たとえば月収58万円、年収1,000万円だとすると、毎月20万円近く天引きされて、手取りは40.7万円ほどに。年収では300万円近く減り、703.8万円ほどになります。
【月収58万円の1,000万円プレイヤーの給料明細(一例)】
●額面:58万0,000円
●手取り:40万7,742円
(内訳)
・所得税:4万4,631円
・住民税:3万5,293円
・健康保険:2万9,500円
・厚生年金:5万3,985円
・介護保険:5,369円
・雇用保険:3,480円
※2024年6月から定額減税の調整あり
係長時代から月収は額面で10万円、年収で200万円近く増えましたが、手取りでは5.6万円、年収では150万円ほどの上昇にとどまります。この事実をなかなか直視できず、何度も給与明細を眺めては「何かの間違いであってほしい」と呟く……これもサラリーマンあるあるです。

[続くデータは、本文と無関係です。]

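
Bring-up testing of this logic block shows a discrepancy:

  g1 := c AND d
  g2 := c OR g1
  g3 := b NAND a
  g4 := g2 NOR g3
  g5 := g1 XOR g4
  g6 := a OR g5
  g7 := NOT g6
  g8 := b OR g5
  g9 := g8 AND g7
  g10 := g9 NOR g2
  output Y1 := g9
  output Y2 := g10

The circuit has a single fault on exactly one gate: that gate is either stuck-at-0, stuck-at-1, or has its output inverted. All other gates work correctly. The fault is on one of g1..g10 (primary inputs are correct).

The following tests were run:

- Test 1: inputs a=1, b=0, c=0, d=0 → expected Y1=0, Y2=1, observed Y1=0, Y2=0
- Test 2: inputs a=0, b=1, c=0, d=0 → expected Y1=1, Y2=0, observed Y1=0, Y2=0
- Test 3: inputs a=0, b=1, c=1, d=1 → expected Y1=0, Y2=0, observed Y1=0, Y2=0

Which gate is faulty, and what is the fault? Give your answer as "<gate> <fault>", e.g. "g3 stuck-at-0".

g1 stuck-at-1

Fault-free values for test 1 (a=1, b=0, c=0, d=0): g1=0, g2=0, g3=1, g4=0, g5=0, g6=1, g7=0, g8=0, g9=0, g10=1, giving Y1=0, Y2=1. Observed Y1=0, Y2=0.
Test 1: faults giving observed Y1=0, Y2=0 are {g1 stuck-at-1, g1 inverted output, g2 stuck-at-1, g2 inverted output, g10 stuck-at-0, g10 inverted output}.
Test 2 (a=0, b=1, c=0, d=0): fault-free g1=0, g2=0, g3=1, g4=0, g5=0, g6=0, g7=1, g8=1, g9=1, g10=0 → Y1=1, Y2=0; observed Y1=0, Y2=0. Eliminates g2 stuck-at-1, g2 inverted output, g10 stuck-at-0, g10 inverted output.
Test 3 (a=0, b=1, c=1, d=1): fault-free g1=1, g2=1, g3=1, g4=0, g5=1, g6=1, g7=0, g8=1, g9=0, g10=0 → Y1=0, Y2=0; observed Y1=0, Y2=0. Eliminates g1 inverted output.
Only g1 stuck-at-1 is consistent with every test.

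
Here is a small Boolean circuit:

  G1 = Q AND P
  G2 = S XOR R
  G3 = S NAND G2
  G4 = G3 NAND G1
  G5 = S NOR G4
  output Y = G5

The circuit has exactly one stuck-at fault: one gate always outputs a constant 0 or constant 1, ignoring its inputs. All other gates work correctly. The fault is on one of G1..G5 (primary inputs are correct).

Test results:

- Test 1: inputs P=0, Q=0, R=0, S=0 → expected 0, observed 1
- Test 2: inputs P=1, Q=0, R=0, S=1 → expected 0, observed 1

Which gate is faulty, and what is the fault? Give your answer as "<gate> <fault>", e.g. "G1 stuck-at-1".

G5 stuck-at-1

Fault-free values for test 1 (P=0, Q=0, R=0, S=0): G1=0, G2=0, G3=1, G4=1, G5=0, giving Y=0. Observed 1.
Test 1: faults giving observed 1 are {G1 stuck-at-1, G4 stuck-at-0, G5 stuck-at-1}.
Test 2 (P=1, Q=0, R=0, S=1): fault-free G1=0, G2=1, G3=0, G4=1, G5=0 → 0; observed 1. Eliminates G1 stuck-at-1, G4 stuck-at-0.
Only G5 stuck-at-1 is consistent with every test.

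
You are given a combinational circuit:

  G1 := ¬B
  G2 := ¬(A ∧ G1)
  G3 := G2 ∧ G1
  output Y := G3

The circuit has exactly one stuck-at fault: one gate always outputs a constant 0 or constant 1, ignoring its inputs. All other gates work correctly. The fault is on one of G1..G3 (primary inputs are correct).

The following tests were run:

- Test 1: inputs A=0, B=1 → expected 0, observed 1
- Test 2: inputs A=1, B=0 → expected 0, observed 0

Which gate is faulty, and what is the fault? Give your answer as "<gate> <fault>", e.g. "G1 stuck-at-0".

Fault-free values for test 1 (A=0, B=1): G1=0, G2=1, G3=0, giving Y=0. Observed 1.
Test 1: faults giving observed 1 are {G1 stuck-at-1, G3 stuck-at-1}.
Test 2 (A=1, B=0): fault-free G1=1, G2=0, G3=0 → 0; observed 0. Eliminates G3 stuck-at-1.
Only G1 stuck-at-1 is consistent with every test.

G1 stuck-at-1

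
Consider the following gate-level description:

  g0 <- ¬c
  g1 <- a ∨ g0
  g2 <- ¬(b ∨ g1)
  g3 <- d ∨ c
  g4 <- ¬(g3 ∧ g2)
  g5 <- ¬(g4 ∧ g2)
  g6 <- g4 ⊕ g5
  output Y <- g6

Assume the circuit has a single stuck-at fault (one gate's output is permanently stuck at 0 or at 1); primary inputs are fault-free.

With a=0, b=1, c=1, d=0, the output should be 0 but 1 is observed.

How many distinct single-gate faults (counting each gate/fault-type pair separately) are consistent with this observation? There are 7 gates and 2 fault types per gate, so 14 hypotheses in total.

4

Fault-free: g0=0, g1=0, g2=0, g3=1, g4=1, g5=1, g6=0 → 0. Observed 1.
  g0 stuck-at-0: output 0 ✗
  g0 stuck-at-1: output 0 ✗
  g1 stuck-at-0: output 0 ✗
  g1 stuck-at-1: output 0 ✗
  g2 stuck-at-0: output 0 ✗
  g2 stuck-at-1: output 1 ✓
  g3 stuck-at-0: output 0 ✗
  g3 stuck-at-1: output 0 ✗
  g4 stuck-at-0: output 1 ✓
  g4 stuck-at-1: output 0 ✗
  g5 stuck-at-0: output 1 ✓
  g5 stuck-at-1: output 0 ✗
  g6 stuck-at-0: output 0 ✗
  g6 stuck-at-1: output 1 ✓
Consistent faults: {g2 stuck-at-1, g4 stuck-at-0, g5 stuck-at-0, g6 stuck-at-1} — 4 in all.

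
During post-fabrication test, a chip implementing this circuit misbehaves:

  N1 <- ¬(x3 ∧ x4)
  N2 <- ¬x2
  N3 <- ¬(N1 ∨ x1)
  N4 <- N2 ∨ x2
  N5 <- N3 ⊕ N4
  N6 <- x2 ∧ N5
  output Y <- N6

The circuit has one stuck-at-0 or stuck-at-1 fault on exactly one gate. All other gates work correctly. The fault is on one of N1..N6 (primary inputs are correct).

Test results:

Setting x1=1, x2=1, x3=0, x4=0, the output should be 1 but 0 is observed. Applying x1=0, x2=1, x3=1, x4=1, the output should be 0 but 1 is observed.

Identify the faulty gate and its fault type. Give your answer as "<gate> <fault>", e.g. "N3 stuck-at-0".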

この額面と手取りの差、社会人になったときから何度も繰り返し目にしてきたものですが、出世・昇進したときのガッカリ感はかなりの衝撃度。さらに給与が増えれば増えるほど天引き額は増えていき、衝撃はさらに増していきます。
さらに今後、社会保障費の増額が既定路線のようで、さらに天引き額は増えていきそう。給与明細を開いてはあげてしまう悲鳴。今後、さらにその声が大きくなりそうです。